CLEVELAND--The sign outside the building originally built to be the hub of Cleveland's daily newspaper still says Plain Dealer.
But this weekend will see the move of the final 38 Plain Dealer editorial staffers still in the Superior Avenue location.
They are moving to space in the Plain Dealer's production facility in Brooklyn.
Wendy McManamon, spokesperson for the Newspaper Guild that represents the dwindling number of unionized PD workers says the move will "put a final stamp on the union-busting farce" of the business plan that's made the web king of the Northeast Ohio Media Group and aggressively reduced the prominence of the paper and the roles of union staffers.
Cleveland.com's younger, less-experienced , more tech-savvy and non-union workers will move into remodeled space previously used by the former daily newspaper.
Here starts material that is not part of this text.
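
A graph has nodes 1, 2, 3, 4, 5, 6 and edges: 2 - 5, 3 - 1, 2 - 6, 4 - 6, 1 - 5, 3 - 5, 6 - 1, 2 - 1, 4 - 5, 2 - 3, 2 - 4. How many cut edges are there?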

In earlier coverage to announce the pending relocations of staffers, NEOMG President Andrea Hogben said the made-over Plain Dealer Building will "showcase our digital capabilities and promote a culture of innovation and creativity."
Most Plain Dealer reporters are now in space in the Skylight Office Tower in Tower City.
McManamon said the reconfiguration means that editors located in Brooklyn will have to call or email reporters to ask questions that formerly could be raised face to face in the old newsroom.
She described remaining Plain Dealer staffers as a family.
"No matter how physically separated we are, Plain Dealer journalists will keep doing what we do best...." adding "we have to speak up when our integrity is at stake."
Last August, the Plain Dealer began publishing just four days a week with almost 60 staffers taking buyouts or being laid off.
The new business model puts a premium on website content.
The Northeast Ohio Media Group stresses that it's editorial operations remain committed to Downtown Cleveland.
One question, will the familiar Plain Dealer sign disappear and be replaced?